The German ZEW Economic Sentiment has decreased more than forecasts for a fifth consecutive month in May, by 10.1 points and now stands at a level of 33.1 points from 43.2 in April. The index has dropped every month since reaching a seven-year high of 62 in December. The weakened of the ZEW economic indicator for Germany should be seen against the environment of a strong economic development in the first quarter of 2014.
Eurozone Gross Domestic Product (GDP) increased 0.2 percent in the three months through March, half as much as market expectations and matching growth in the fourth quarter. That may increase pressure on the European Central Bank (ECB) to provide stimulus measures next month in its battle against weak inflation. T
he French economy showed no growth, while analysts expected an increase by 0.4 percent, and the Italian economy contracted by 0.1 percent instead of rising 0.2 percent as was forecast by market. At the same time, the German economy grew 0.8 percent, exceeding expectations of 0.7 percent growth.

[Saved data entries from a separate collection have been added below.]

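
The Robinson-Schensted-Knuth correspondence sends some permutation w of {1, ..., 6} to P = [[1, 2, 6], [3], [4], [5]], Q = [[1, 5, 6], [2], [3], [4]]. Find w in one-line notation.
5 4 3 1 2 6

Reverse RSK: for i = n, n-1, ..., 1, locate i in Q, remove the corresponding corner cell from P, and reverse-bump its entry up through P; the value ejected from row 1 is w(i).

So w = 5 4 3 1 2 6.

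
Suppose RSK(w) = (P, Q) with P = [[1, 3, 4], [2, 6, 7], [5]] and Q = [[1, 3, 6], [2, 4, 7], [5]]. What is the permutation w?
5 2 6 3 1 7 4

Reverse the RSK construction: for i from n down to 1, find the cell of Q containing i, remove the entry at that cell from P, and reverse-bump it up through P; the value ejected from row 1 is w(i).

Step i=7: Q has 7 at row 2, column 3; remove 7 from row 2 of P and reverse-bump: 7 enters row 1 and ejects 4. So w(7) = 4. P is now [[1, 3, 7], [2, 6], [5]].
Step i=6: Q has 6 at row 1, column 3; remove that cell from P, ejecting 7. So w(6) = 7. P is now [[1, 3], [2, 6], [5]].
Step i=5: Q has 5 at row 3, column 1; remove 5 from row 3 of P and reverse-bump: 5 enters row 2 and ejects 2; 2 enters row 1 and ejects 1. So w(5) = 1. P is now [[2, 3], [5, 6]].
Step i=4: Q has 4 at row 2, column 2; remove 6 from row 2 of P and reverse-bump: 6 enters row 1 and ejects 3. So w(4) = 3. P is now [[2, 6], [5]].
Step i=3: Q has 3 at row 1, column 2; remove that cell from P, ejecting 6. So w(3) = 6. P is now [[2], [5]].
Step i=2: Q has 2 at row 2, column 1; remove 5 from row 2 of P and reverse-bump: 5 enters row 1 and ejects 2. So w(2) = 2. P is now [[5]].
Step i=1: Q has 1 at row 1, column 1; remove that cell from P, ejecting 5. So w(1) = 5. P is now [].

So w = 5 2 6 3 1 7 4.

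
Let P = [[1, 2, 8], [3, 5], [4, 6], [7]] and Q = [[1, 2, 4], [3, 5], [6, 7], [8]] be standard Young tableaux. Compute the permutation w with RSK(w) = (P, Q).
Reverse the RSK construction: for i from n down to 1, find the cell of Q containing i, remove the entry at that cell from P, and reverse-bump it up through P; the value ejected from row 1 is w(i).

Step i=8: Q has 8 at row 4, column 1; remove 7 from row 4 of P and reverse-bump: 7 enters row 3 and ejects 6; 6 enters row 2 and ejects 5; 5 enters row 1 and ejects 2. So w(8) = 2. P is now [[1, 5, 8], [3, 6], [4, 7]].
Step i=7: Q has 7 at row 3, column 2; remove 7 from row 3 of P and reverse-bump: 7 enters row 2 and ejects 6; 6 enters row 1 and ejects 5. So w(7) = 5. P is now [[1, 6, 8], [3, 7], [4]].
Step i=6: Q has 6 at row 3, column 1; remove 4 from row 3 of P and reverse-bump: 4 enters row 2 and ejects 3; 3 enters row 1 and ejects 1. So w(6) = 1. P is now [[3, 6, 8], [4, 7]].
Step i=5: Q has 5 at row 2, column 2; remove 7 from row 2 of P and reverse-bump: 7 enters row 1 and ejects 6. So w(5) = 6. P is now [[3, 7, 8], [4]].
Step i=4: Q has 4 at row 1, column 3; remove that cell from P, ejecting 8. So w(4) = 8. P is now [[3, 7], [4]].
Step i=3: Q has 3 at row 2, column 1; remove 4 from row 2 of P and reverse-bump: 4 enters row 1 and ejects 3. So w(3) = 3. P is now [[4, 7]].
Step i=2: Q has 2 at row 1, column 2; remove that cell from P, ejecting 7. So w(2) = 7. P is now [[4]].
Step i=1: Q has 1 at row 1, column 1; remove that cell from P, ejecting 4. So w(1) = 4. P is now [].

So w = 4 7 3 8 6 1 5 2.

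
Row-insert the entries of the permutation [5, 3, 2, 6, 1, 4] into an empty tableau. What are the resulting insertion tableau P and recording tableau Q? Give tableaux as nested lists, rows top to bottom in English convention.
P = [[1, 4], [2, 6], [3], [5]], Q = [[1, 4], [2, 6], [3], [5]]

Insert each entry of the permutation into P by Schensted row insertion, recording in Q the position of each new cell.

Insert 5: appended to row 1. P = [[5]].
Insert 3: 3 bumps 5 from row 1; 5 starts row 2. P = [[3], [5]].
Insert 2: 2 bumps 3 from row 1; 3 bumps 5 from row 2; 5 starts row 3. P = [[2], [3], [5]].
Insert 6: appended to row 1. P = [[2, 6], [3], [5]].
Insert 1: 1 bumps 2 from row 1; 2 bumps 3 from row 2; 3 bumps 5 from row 3; 5 starts row 4. P = [[1, 6], [2], [3], [5]].
Insert 4: 4 bumps 6 from row 1; 6 appends to row 2. P = [[1, 4], [2, 6], [3], [5]].

So P = [[1, 4], [2, 6], [3], [5]], Q = [[1, 4], [2, 6], [3], [5]].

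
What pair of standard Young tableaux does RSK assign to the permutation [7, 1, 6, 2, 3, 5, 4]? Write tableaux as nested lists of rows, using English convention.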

BoE Governor Mark Carney confirmed that interest rates would increase when the UK economy returned to normal and that the rise would be “gradual and limited.” Carney also warned that the recent strengthening of the sterling could challenge the balance of the UK economic expansion.

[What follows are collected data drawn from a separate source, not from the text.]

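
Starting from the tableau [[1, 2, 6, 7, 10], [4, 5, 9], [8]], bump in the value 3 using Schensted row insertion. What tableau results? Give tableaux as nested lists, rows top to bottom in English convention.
In row 1, 3 replaces 6 (the leftmost entry greater than 3); 6 is bumped to row 2. In row 2, 6 replaces 9 (the leftmost entry greater than 6); 9 is bumped to row 3. 9 is appended to row 3. The new tableau is [[1, 2, 3, 7, 10], [4, 5, 6], [8, 9]].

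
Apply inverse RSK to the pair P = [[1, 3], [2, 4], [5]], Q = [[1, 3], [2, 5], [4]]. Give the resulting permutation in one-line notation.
Reverse the RSK construction: for i from n down to 1, find the cell of Q containing i, remove the entry at that cell from P, and reverse-bump it up through P; the value ejected from row 1 is w(i).

Step i=5: Q has 5 at row 2, column 2; remove 4 from row 2 of P and reverse-bump: 4 enters row 1 and ejects 3. So w(5) = 3. P is now [[1, 4], [2], [5]].
Step i=4: Q has 4 at row 3, column 1; remove 5 from row 3 of P and reverse-bump: 5 enters row 2 and ejects 2; 2 enters row 1 and ejects 1. So w(4) = 1. P is now [[2, 4], [5]].
Step i=3: Q has 3 at row 1, column 2; remove that cell from P, ejecting 4. So w(3) = 4. P is now [[2], [5]].
Step i=2: Q has 2 at row 2, column 1; remove 5 from row 2 of P and reverse-bump: 5 enters row 1 and ejects 2. So w(2) = 2. P is now [[5]].
Step i=1: Q has 1 at row 1, column 1; remove that cell from P, ejecting 5. So w(1) = 5. P is now [].

So w = 5 2 4 1 3.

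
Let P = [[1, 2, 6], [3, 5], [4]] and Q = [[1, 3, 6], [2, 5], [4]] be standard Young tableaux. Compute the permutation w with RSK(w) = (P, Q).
Reverse the RSK construction: for i from n down to 1, find the cell of Q containing i, remove the entry at that cell from P, and reverse-bump it up through P; the value ejected from row 1 is w(i).

Step i=6: Q has 6 at row 1, column 3; remove that cell from P, ejecting 6. So w(6) = 6. P is now [[1, 2], [3, 5], [4]].
Step i=5: Q has 5 at row 2, column 2; remove 5 from row 2 of P and reverse-bump: 5 enters row 1 and ejects 2. So w(5) = 2. P is now [[1, 5], [3], [4]].
Step i=4: Q has 4 at row 3, column 1; remove 4 from row 3 of P and reverse-bump: 4 enters row 2 and ejects 3; 3 enters row 1 and ejects 1. So w(4) = 1. P is now [[3, 5], [4]].
Step i=3: Q has 3 at row 1, column 2; remove that cell from P, ejecting 5. So w(3) = 5. P is now [[3], [4]].
Step i=2: Q has 2 at row 2, column 1; remove 4 from row 2 of P and reverse-bump: 4 enters row 1 and ejects 3. So w(2) = 3. P is now [[4]].
Step i=1: Q has 1 at row 1, column 1; remove that cell from P, ejecting 4. So w(1) = 4. P is now [].

So w = 4 3 5 1 2 6.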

He stressed that the expansion could not continue basing only on consumption but had to be boost by an improvement in net exports. Carney also commented on the housing market, stressing that monetary policy is not the “right tool” for dealing with a possible housing bubble.
The Bank of England stated that rates would stay low for at least one more year. Once they start rising, the process will be slow and gradual. The GDP growth forecast for 2014 remained steady at 3.4 percent, while the expectation for 2015 climbed to 2.9 percent from 2.7percent. The BoE also kept its inflation outlook, stating that in two years’ time Consumer Price Index (CPI) should remain just below the two percent target, if interest rates start rising in the second quarter of 2015. As far as unemployment is concerned, the BoE sees it around 5.25-5.75% in three years’ time.
Britain’s unemployment rate dropped to a five-year low in the first quarter, increasing the argument over when the Bank of England should begin raising interest rates. The unemployment measured by the Claimant Count Change fell by 25.1K in April, missing expectations for 30.0K and up from March’s 30.6K (revised).
The Australian business confidence increased in April amid signs of an improving outlook for the domestic economy. Business confidence from National Australia Bank was positive showing a small increase of the index from March 4 to April 6, as the labor market continues to show signs of improvement.